NORTHAMPTON — One piece of trash at a time, Michael Filas is on a mission to clean up the Meadows, a vast property hugging the Connecticut River in Ward 3 where dumping trash is the order of the day.

The 3,000-acre tract of land near Northampton Airport on both sides of the interstate, stretching from the Oxbow to the Calvin Coolidge Bridge, includes some of the city’s most valuable arable land. It’s also a popular area for recreational activities like hiking and bird watching, not to mention homeless camps and a place where young people gather to party. Between all these activities, large amounts of waste end up in the area.

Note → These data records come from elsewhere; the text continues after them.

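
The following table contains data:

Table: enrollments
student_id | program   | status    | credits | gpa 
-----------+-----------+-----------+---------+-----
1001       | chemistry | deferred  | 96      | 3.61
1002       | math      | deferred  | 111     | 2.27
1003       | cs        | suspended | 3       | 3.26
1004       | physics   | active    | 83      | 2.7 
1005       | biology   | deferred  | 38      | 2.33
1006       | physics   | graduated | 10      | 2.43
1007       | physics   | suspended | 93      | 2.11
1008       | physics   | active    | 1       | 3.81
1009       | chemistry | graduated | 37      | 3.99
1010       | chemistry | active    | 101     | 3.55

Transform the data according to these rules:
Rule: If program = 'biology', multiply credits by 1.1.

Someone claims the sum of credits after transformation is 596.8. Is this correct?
No, the correct result is 576.8.

Step 1: Calculate the correct sum after transformation
Step 2: Apply multiplier 1.1 to records where program = 'biology'
Step 3: Correct result = 576.8
Step 4: Claimed result = 596.8
Step 5: 576.8 ≠ 596.8
Conclusion: The claimed result is incorrect. The correct answer is 576.8.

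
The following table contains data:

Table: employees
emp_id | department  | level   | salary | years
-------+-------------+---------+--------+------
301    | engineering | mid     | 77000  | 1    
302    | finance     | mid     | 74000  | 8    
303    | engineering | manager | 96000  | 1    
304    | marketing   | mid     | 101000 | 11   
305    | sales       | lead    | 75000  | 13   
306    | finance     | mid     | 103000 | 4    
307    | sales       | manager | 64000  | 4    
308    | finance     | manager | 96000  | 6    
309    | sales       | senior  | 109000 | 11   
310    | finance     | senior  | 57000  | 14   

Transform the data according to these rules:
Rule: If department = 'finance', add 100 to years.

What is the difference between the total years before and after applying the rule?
400

Step 1: Original sum of years = 73
Step 2: 4 records have department = 'finance'
Step 3: Each affected record changes by 100
Step 4: Total change = 4 × 100 = 400
Step 5: New sum = 73 + 400 = 473
Step 6: Difference = |473 - 73| = 400
        (Sum increased by 400)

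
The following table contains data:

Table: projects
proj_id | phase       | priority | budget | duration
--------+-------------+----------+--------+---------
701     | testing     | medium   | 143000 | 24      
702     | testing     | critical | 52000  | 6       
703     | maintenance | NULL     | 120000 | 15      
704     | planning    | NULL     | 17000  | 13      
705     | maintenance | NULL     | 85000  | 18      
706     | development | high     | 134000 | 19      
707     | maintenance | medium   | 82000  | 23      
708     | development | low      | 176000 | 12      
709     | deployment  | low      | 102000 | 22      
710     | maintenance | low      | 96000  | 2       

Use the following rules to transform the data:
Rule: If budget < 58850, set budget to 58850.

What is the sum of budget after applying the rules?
1055700

Step 1: 2 records have budget < 58850
Step 2: These records originally summed to 69000
Step 3: After setting to minimum: 2 × 58850 = 117700
Step 4: Unaffected records sum: 938000
Step 5: Final sum = 117700 + 938000 = 1055700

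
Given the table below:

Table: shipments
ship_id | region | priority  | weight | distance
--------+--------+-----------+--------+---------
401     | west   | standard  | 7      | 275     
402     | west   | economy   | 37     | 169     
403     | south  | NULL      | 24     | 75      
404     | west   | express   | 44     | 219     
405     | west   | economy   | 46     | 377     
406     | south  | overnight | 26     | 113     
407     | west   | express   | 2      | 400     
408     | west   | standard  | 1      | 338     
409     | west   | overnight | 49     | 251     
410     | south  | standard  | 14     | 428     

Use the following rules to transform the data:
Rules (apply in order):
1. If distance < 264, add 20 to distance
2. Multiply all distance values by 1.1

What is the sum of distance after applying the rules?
3019.5

Step 1: Apply Rule 1 - Add 20 to records with distance < 264
  - 5 records affected: 827 + (5 × 20) = 927
  - Unaffected records: 1818
  - Sum after Rule 1: 2745
Step 2: Apply Rule 2 - Multiply all by 1.1
  - 2745 × 1.1 = 3019.5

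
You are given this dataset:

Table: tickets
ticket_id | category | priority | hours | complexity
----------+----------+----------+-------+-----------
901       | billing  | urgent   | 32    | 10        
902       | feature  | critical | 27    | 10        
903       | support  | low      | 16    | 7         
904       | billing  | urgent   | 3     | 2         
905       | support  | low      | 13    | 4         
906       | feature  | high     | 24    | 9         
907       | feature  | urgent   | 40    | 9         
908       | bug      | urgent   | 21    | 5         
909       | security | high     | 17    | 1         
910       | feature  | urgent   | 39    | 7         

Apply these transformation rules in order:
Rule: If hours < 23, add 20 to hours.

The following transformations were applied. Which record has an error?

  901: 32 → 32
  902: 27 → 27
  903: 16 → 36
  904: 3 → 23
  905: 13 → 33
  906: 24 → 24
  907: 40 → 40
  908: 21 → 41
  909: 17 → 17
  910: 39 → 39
Record 909 has an error. The correct transformed value should be 37, not 17.

Step 1: Check each record against the rule
Step 2: Record 909 has hours = 17
Step 3: Since 17 < 23, the bonus should have been applied
Step 4: Correct value = 37, but claimed value = 17
Conclusion: Record 909 has the error.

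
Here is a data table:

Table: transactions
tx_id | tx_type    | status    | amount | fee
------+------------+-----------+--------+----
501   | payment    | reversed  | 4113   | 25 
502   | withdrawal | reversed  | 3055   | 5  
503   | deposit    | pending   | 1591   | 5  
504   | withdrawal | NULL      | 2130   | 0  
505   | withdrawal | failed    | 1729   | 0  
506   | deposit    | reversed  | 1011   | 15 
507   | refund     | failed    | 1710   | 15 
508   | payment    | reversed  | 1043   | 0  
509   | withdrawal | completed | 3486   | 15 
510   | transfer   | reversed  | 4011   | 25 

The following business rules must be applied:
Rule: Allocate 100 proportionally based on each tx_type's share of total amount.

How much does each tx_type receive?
deposit: 10.9, payment: 21.59, refund: 7.16, transfer: 16.8, withdrawal: 43.55

Step 1: Calculate total amount = 23879
Step 2: Calculate each tx_type's proportion:
  deposit: 2602/23879 = 10.90% → 10.9
  payment: 5156/23879 = 21.59% → 21.59
  refund: 1710/23879 = 7.16% → 7.16
  transfer: 4011/23879 = 16.80% → 16.8
  withdrawal: 10400/23879 = 43.55% → 43.55
Step 3: Verify: sum of allocations ≈ 100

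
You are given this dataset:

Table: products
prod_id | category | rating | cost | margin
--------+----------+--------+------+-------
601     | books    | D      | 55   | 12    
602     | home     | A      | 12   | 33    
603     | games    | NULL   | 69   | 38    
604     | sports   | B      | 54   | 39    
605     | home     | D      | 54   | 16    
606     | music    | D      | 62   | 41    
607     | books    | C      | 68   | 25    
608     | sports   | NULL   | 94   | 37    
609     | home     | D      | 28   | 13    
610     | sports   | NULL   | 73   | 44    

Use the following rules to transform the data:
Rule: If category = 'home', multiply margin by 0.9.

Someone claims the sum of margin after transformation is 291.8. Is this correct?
Yes, the result is correct.

Step 1: Calculate the correct sum after transformation
Step 2: Apply multiplier 0.9 to records where category = 'home'
Step 3: Correct result = 291.8
Step 4: Claimed result = 291.8
Step 5: 291.8 = 291.8 ✓
Conclusion: The claimed result is correct.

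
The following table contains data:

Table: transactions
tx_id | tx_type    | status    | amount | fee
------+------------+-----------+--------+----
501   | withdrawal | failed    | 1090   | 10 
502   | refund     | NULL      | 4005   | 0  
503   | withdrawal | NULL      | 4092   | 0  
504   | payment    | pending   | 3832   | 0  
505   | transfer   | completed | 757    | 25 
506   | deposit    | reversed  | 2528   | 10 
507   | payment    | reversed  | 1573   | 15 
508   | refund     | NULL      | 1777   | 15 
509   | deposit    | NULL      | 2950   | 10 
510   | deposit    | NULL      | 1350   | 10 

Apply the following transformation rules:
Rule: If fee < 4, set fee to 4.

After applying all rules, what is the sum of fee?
107

Step 1: 3 records have fee < 4
Step 2: These records originally summed to 0
Step 3: After setting to minimum: 3 × 4 = 12
Step 4: Unaffected records sum: 95
Step 5: Final sum = 12 + 95 = 107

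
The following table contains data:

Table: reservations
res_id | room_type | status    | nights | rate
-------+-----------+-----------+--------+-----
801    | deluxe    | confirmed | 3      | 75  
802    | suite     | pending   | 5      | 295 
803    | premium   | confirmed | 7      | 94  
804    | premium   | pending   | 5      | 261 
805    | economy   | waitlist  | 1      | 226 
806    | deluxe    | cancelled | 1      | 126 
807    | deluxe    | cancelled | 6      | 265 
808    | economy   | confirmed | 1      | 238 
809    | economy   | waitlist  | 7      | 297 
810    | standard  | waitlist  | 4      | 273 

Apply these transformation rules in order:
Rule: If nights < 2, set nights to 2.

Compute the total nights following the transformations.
43

Step 1: 3 records have nights < 2
Step 2: These records originally summed to 3
Step 3: After setting to minimum: 3 × 2 = 6
Step 4: Unaffected records sum: 37
Step 5: Final sum = 6 + 37 = 43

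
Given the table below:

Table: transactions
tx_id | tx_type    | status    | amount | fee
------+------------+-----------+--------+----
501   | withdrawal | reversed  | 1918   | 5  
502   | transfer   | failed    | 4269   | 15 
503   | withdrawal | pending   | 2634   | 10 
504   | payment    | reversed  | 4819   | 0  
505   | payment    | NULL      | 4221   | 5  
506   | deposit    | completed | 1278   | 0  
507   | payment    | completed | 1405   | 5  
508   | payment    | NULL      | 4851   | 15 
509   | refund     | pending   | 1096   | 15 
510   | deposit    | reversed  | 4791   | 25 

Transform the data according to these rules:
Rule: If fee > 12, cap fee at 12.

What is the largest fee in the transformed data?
12

Step 1: Original maximum fee = 25
Step 2: Apply cap at 12
Step 3: 4 records had fee > 12 and were capped
Step 4: Maximum after transformation = 12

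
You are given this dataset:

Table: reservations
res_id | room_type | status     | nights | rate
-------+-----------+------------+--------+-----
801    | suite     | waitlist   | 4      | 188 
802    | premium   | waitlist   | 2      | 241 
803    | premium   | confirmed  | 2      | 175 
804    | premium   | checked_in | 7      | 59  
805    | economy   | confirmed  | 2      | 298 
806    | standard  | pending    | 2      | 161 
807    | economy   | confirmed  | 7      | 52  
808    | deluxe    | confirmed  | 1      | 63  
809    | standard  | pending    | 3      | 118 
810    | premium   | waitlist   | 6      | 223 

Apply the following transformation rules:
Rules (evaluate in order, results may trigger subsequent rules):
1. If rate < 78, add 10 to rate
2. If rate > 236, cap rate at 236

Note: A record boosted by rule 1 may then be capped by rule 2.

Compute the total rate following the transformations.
1541

Step 1: Apply rule 1 to records with rate < 78
  - 3 records get bonus of 10
  - Of these, 0 records then exceed 236 and get capped
Step 2: Apply rule 2 to records with rate > 236
  - 2 records (original) are capped
Step 3: Calculate final sum = 1541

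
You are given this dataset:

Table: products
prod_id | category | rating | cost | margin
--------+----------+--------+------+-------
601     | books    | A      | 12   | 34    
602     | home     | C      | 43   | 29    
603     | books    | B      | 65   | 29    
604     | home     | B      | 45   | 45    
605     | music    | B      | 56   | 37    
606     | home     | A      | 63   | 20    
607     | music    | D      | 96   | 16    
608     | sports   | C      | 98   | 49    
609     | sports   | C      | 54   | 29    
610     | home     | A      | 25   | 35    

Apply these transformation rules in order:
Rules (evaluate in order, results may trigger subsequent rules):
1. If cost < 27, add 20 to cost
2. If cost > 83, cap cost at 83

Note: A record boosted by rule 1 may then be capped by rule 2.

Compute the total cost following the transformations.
569

Step 1: Apply rule 1 to records with cost < 27
  - 2 records get bonus of 20
  - Of these, 0 records then exceed 83 and get capped
Step 2: Apply rule 2 to records with cost > 83
  - 2 records (original) are capped
Step 3: Calculate final sum = 569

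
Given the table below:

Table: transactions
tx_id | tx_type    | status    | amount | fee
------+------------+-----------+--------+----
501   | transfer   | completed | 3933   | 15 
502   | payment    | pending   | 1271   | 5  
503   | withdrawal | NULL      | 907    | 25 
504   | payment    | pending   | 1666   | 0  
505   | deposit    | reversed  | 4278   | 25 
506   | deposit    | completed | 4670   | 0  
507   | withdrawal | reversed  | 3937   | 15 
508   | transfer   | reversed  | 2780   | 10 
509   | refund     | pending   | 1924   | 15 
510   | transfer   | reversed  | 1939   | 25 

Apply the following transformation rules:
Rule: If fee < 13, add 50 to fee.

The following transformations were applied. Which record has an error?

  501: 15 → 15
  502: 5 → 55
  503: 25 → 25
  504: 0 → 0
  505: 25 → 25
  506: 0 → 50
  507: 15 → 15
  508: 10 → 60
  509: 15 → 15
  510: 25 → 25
Record 504 has an error. The correct transformed value should be 50, not 0.

Step 1: Check each record against the rule
Step 2: Record 504 has fee = 0
Step 3: Since 0 < 13, the bonus should have been applied
Step 4: Correct value = 50, but claimed value = 0
Conclusion: Record 504 has the error.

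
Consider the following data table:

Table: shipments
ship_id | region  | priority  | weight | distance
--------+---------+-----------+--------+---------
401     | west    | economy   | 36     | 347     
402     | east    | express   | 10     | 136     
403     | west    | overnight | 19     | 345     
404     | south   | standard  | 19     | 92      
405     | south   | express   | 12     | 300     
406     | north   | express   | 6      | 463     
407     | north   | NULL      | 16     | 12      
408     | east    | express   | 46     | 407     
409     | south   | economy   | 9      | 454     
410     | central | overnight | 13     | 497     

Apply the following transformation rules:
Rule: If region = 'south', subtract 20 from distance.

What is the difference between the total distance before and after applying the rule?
60

Step 1: Original sum of distance = 3053
Step 2: 3 records have region = 'south'
Step 3: Each affected record changes by -20
Step 4: Total change = 3 × -20 = -60
Step 5: New sum = 3053 + -60 = 2993
Step 6: Difference = |2993 - 3053| = 60
        (Sum decreased by 60)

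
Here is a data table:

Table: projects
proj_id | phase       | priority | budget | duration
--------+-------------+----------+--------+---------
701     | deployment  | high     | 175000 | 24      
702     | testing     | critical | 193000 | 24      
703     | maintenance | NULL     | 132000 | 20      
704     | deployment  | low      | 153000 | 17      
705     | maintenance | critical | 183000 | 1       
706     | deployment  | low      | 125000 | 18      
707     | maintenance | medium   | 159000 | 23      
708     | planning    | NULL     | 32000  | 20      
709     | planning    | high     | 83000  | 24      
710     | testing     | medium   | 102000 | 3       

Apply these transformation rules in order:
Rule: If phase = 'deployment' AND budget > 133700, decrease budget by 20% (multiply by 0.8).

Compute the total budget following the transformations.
1271400.0

Step 1: Find records where phase = 'deployment' AND budget > 133700
Step 2: 2 records match, summing to 328000
Step 3: After multiplier: 328000 × 0.8 = 262400.0
Step 4: Unaffected records sum: 1009000
Step 5: Final sum = 262400.0 + 1009000 = 1271400.0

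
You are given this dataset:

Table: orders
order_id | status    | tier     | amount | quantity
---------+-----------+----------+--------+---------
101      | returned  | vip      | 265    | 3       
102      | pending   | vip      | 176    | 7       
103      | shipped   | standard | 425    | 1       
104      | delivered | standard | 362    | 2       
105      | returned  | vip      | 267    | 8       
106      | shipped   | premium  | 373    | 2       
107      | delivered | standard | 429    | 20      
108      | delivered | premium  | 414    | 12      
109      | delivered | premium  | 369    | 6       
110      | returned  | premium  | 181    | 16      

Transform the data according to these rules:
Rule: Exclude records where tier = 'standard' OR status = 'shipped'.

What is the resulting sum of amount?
1672

Step 1: Find records where tier = 'standard' OR status = 'shipped'
Step 2: 4 records match, summing to 1589
Step 3: Original sum: 3261
Step 4: Remaining sum = 3261 - 1589 = 1672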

Filas, a 60-year-old professor of English literature at Westfield State University who lives in Northampton, has been picking up rubbish in the area for three years, often accompanied by his son Huxley, his wife Heather and Rafi, the family dog. In just the past few weeks, Filas and his family have removed around 380 pounds of trash from the Meadows, paying for proper disposal alone. Examples of litter discovered in the area include several heavy objects such as computer monitors, refrigerators and even a bathtub.

In a small wooded area by a body of water that connects to the Connecticut River basin, Filas displays a recent find from a garbage truck he found – glass bottles strewn on the ground, a mattress wrapped around a fallen log, and tires in between the fallen leaves.

“It’s pretty certain that along the banks of the Connecticut River, wherever there’s access to the river, there will be bottles and cans with food wrappers and other trash,” he says. “He gets into the bushes and then it takes some effort to pull him out.”

Filas says the idea first came about on a road trip with Huxley to Presque Isle State Park on the shores of Pennsylvania’s Lake Erie. While hiking, they noticed a piece of trash by the water and picked it up. Before they knew it, they had collected a few bags of trash.

“It felt like we left the place better than we found it and we had a good time there together,” Filas said. He likened the activity to looking for shells or pieces of glass on a beach. “You can become obsessive.”

“It’s fun and rewarding to pick up trash,” Huxley said. “That shows what can be achieved.”

Filas held his final cleanup of the Meadows last Saturday, where he was joined by several other community members, including Congressman Lindsay Sabadosa. Filas met Sabadosa while the two were working on the larger Source to Sea cleanup hosted by the Connecticut River Conservancy each September when he told her about his work in the Meadows.

“If you’re going for walks together, picking up trash and trying to figure out which car fits the most trash bags, those are the things you’re talking about,” she said. “And so he got in touch a couple of weeks ago and said if we get a team out there it would be worth the effort before it gets really cold.”

Sabadosa hopes that the cleanup efforts being led by the Filas family will not be as needed by drawing attention to the garbage dumps in the area.